In previous editions of the newsletter, we provided an update on the challenge to NAMA made by property investor Paddy McKillen. The Supreme Court had ruled that a decision of NAMA to acquire McKillen’s loans was not valid, but it had deferred its judgment as to whether the Act itself was constitutional.
The Supreme Court has now upheld the constitutionality of the NAMA Act(4). Mr McKillen had argued that the definition of ‘eligible bank assets’ in the Act was so broad as to constitute an unjust attack on his property rights. However, the Supreme Court found that the discretion given to NAMA under the Act was sufficiently restricted by reference to clearly set out criteria. While principles of fairness entitle investors to be kept informed by NAMA, and to make representations in relation to any decision to acquire their assets, the Supreme Court ruled that the NAMA Act must be construed in accordance with such principles of constitutional justice.
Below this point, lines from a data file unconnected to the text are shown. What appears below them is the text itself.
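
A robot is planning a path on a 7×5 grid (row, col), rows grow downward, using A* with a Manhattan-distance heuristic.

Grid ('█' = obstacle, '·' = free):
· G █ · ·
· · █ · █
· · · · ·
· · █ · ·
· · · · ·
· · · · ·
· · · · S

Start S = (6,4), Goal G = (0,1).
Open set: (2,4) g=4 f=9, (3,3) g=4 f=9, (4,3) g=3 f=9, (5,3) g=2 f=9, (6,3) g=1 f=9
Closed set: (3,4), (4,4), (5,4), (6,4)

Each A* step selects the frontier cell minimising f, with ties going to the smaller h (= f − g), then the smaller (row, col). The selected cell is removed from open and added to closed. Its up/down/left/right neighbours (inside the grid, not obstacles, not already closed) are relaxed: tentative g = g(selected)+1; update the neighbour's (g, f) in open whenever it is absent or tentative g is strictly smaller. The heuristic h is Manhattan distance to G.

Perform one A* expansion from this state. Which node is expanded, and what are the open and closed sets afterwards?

expanded=(2,4); open=[(2,3) g=5 f=9, (3,3) g=4 f=9, (4,3) g=3 f=9, (5,3) g=2 f=9, (6,3) g=1 f=9]; closed=[(2,4), (3,4), (4,4), (5,4), (6,4)]

step 1: expand (2,4) (f=9, h=5) → closed; open now [(2,3) g=5 f=9, (3,3) g=4 f=9, (4,3) g=3 f=9, (5,3) g=2 f=9, (6,3) g=1 f=9]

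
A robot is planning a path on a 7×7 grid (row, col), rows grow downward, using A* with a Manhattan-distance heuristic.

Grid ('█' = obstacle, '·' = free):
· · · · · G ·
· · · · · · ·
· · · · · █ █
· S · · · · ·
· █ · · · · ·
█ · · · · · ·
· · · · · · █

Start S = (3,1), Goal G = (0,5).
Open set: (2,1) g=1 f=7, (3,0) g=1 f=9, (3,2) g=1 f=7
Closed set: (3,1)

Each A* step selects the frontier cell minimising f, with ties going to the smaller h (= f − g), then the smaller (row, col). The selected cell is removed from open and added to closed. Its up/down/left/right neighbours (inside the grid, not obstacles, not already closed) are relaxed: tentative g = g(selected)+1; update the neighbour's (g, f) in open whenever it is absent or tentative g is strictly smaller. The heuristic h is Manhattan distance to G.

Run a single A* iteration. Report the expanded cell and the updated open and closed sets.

step 1: expand (2,1) (f=7, h=6) → closed; open now [(1,1) g=2 f=7, (2,0) g=2 f=9, (2,2) g=2 f=7, (3,0) g=1 f=9, (3,2) g=1 f=7]

expanded=(2,1); open=[(1,1) g=2 f=7, (2,0) g=2 f=9, (2,2) g=2 f=7, (3,0) g=1 f=9, (3,2) g=1 f=7]; closed=[(2,1), (3,1)]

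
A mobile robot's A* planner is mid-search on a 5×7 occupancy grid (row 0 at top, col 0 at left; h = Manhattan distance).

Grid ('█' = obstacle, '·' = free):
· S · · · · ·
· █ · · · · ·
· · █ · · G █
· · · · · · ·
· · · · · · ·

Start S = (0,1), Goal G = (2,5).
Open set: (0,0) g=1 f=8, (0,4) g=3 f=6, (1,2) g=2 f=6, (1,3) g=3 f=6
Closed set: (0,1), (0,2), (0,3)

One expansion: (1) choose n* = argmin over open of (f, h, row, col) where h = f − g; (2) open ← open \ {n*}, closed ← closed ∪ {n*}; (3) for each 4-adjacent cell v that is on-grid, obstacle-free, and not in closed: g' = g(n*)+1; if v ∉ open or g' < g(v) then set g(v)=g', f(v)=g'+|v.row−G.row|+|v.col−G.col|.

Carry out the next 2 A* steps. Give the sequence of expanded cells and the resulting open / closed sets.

order=[(0,4) → (0,5)]; open=[(0,0) g=1 f=8, (0,6) g=5 f=8, (1,2) g=2 f=6, (1,3) g=3 f=6, (1,4) g=4 f=6, (1,5) g=5 f=6]; closed=[(0,1), (0,2), (0,3), (0,4), (0,5)]

step 1: expand (0,4) (f=6, h=3) → closed; open now [(0,0) g=1 f=8, (0,5) g=4 f=6, (1,2) g=2 f=6, (1,3) g=3 f=6, (1,4) g=4 f=6]
step 2: expand (0,5) (f=6, h=2) → closed; open now [(0,0) g=1 f=8, (0,6) g=5 f=8, (1,2) g=2 f=6, (1,3) g=3 f=6, (1,4) g=4 f=6, (1,5) g=5 f=6]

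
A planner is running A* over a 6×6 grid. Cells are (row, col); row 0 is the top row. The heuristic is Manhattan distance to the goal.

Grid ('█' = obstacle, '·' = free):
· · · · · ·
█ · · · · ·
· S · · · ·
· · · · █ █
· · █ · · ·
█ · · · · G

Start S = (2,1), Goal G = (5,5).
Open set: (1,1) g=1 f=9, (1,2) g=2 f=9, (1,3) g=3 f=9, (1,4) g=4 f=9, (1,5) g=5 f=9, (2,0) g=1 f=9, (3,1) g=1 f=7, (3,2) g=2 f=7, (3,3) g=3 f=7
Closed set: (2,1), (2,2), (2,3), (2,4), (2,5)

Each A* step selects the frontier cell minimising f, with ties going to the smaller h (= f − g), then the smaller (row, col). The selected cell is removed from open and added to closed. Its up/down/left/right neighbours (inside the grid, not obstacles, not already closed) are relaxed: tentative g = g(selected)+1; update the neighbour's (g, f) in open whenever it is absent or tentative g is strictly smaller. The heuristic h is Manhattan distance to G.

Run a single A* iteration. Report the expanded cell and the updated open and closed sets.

step 1: expand (3,3) (f=7, h=4) → closed; open now [(1,1) g=1 f=9, (1,2) g=2 f=9, (1,3) g=3 f=9, (1,4) g=4 f=9, (1,5) g=5 f=9, (2,0) g=1 f=9, (3,1) g=1 f=7, (3,2) g=2 f=7, (4,3) g=4 f=7]

expanded=(3,3); open=[(1,1) g=1 f=9, (1,2) g=2 f=9, (1,3) g=3 f=9, (1,4) g=4 f=9, (1,5) g=5 f=9, (2,0) g=1 f=9, (3,1) g=1 f=7, (3,2) g=2 f=7, (4,3) g=4 f=7]; closed=[(2,1), (2,2), (2,3), (2,4), (2,5), (3,3)]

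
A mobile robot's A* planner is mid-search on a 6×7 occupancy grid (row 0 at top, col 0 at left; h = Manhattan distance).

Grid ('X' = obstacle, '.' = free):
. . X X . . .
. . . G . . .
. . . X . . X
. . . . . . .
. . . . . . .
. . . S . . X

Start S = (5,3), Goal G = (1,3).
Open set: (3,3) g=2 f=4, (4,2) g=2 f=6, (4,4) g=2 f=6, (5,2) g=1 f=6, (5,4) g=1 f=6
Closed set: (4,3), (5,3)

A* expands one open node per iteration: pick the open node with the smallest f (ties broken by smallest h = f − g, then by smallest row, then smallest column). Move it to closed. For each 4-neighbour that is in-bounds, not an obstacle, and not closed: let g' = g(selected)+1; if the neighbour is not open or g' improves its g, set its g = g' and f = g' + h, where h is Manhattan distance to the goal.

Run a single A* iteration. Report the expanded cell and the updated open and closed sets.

expanded=(3,3); open=[(3,2) g=3 f=6, (3,4) g=3 f=6, (4,2) g=2 f=6, (4,4) g=2 f=6, (5,2) g=1 f=6, (5,4) g=1 f=6]; closed=[(3,3), (4,3), (5,3)]

step 1: expand (3,3) (f=4, h=2) → closed; open now [(3,2) g=3 f=6, (3,4) g=3 f=6, (4,2) g=2 f=6, (4,4) g=2 f=6, (5,2) g=1 f=6, (5,4) g=1 f=6]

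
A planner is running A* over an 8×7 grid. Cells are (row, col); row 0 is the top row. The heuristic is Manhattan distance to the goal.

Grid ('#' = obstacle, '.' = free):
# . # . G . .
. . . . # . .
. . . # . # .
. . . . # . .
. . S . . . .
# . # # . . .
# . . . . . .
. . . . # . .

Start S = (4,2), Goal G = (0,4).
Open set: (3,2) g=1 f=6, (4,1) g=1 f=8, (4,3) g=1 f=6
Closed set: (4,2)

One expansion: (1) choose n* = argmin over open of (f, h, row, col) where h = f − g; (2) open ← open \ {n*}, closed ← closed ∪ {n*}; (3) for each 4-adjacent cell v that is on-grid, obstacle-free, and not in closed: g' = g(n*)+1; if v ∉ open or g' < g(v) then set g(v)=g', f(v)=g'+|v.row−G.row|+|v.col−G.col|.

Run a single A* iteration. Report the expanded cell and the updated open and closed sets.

step 1: expand (3,2) (f=6, h=5) → closed; open now [(2,2) g=2 f=6, (3,1) g=2 f=8, (3,3) g=2 f=6, (4,1) g=1 f=8, (4,3) g=1 f=6]

expanded=(3,2); open=[(2,2) g=2 f=6, (3,1) g=2 f=8, (3,3) g=2 f=6, (4,1) g=1 f=8, (4,3) g=1 f=6]; closed=[(3,2), (4,2)]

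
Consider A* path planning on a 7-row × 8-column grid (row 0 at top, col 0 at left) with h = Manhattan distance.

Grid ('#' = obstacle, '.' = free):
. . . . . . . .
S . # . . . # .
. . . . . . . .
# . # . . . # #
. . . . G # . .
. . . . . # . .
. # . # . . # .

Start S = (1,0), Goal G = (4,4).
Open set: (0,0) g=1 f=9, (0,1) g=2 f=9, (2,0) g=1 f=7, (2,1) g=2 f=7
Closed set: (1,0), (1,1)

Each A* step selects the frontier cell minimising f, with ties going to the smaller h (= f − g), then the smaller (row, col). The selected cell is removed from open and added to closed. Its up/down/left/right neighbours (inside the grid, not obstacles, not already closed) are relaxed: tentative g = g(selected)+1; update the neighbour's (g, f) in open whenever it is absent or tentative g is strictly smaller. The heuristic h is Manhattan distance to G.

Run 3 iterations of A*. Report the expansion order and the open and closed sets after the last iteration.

step 1: expand (2,1) (f=7, h=5) → closed; open now [(0,0) g=1 f=9, (0,1) g=2 f=9, (2,0) g=1 f=7, (2,2) g=3 f=7, (3,1) g=3 f=7]
step 2: expand (2,2) (f=7, h=4) → closed; open now [(0,0) g=1 f=9, (0,1) g=2 f=9, (2,0) g=1 f=7, (2,3) g=4 f=7, (3,1) g=3 f=7]
step 3: expand (2,3) (f=7, h=3) → closed; open now [(0,0) g=1 f=9, (0,1) g=2 f=9, (1,3) g=5 f=9, (2,0) g=1 f=7, (2,4) g=5 f=7, (3,1) g=3 f=7, (3,3) g=5 f=7]

order=[(2,1) → (2,2) → (2,3)]; open=[(0,0) g=1 f=9, (0,1) g=2 f=9, (1,3) g=5 f=9, (2,0) g=1 f=7, (2,4) g=5 f=7, (3,1) g=3 f=7, (3,3) g=5 f=7]; closed=[(1,0), (1,1), (2,1), (2,2), (2,3)]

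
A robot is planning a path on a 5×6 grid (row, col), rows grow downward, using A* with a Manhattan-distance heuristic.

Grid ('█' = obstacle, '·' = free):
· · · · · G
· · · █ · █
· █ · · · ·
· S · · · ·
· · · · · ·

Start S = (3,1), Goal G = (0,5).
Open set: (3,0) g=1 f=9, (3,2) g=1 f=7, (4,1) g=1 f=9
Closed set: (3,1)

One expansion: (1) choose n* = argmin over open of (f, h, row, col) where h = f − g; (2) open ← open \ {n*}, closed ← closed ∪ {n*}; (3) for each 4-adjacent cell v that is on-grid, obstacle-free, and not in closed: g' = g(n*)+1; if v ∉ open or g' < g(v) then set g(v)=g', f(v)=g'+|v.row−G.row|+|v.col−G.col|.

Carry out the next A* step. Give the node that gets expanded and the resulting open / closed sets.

step 1: expand (3,2) (f=7, h=6) → closed; open now [(2,2) g=2 f=7, (3,0) g=1 f=9, (3,3) g=2 f=7, (4,1) g=1 f=9, (4,2) g=2 f=9]

expanded=(3,2); open=[(2,2) g=2 f=7, (3,0) g=1 f=9, (3,3) g=2 f=7, (4,1) g=1 f=9, (4,2) g=2 f=9]; closed=[(3,1), (3,2)]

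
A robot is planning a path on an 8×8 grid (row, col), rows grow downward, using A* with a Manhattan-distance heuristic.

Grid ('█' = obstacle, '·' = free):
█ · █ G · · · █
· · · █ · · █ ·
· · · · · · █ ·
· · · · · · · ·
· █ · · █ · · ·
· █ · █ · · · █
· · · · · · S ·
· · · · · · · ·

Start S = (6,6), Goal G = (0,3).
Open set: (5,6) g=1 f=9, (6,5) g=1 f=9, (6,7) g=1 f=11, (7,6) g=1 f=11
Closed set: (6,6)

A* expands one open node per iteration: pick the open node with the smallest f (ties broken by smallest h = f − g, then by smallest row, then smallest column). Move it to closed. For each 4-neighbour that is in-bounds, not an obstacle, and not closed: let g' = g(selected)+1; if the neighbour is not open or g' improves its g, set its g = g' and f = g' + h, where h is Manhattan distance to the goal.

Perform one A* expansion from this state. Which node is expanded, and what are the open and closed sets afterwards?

step 1: expand (5,6) (f=9, h=8) → closed; open now [(4,6) g=2 f=9, (5,5) g=2 f=9, (6,5) g=1 f=9, (6,7) g=1 f=11, (7,6) g=1 f=11]

expanded=(5,6); open=[(4,6) g=2 f=9, (5,5) g=2 f=9, (6,5) g=1 f=9, (6,7) g=1 f=11, (7,6) g=1 f=11]; closed=[(5,6), (6,6)]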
Thus, a requirement that NAMA grant to property investors an opportunity to make representations before it acquires their assets, must be read into the Act. The Supreme Court held however that it is for NAMA to decide the manner in which they should be heard, and that there is no automatic entitlement to an oral hearing.
While NAMA had previously considered the possibility of re-acquiring McKillen’s loans by way of proper process, it has now announced that it has decided not to acquire the loans. In addition, the Supreme Court has awarded McKillen the costs of the proceedings, which are estimated to be in the region of €7 million. This decision therefore brings to a close Mr McKillen’s challenge to NAMA.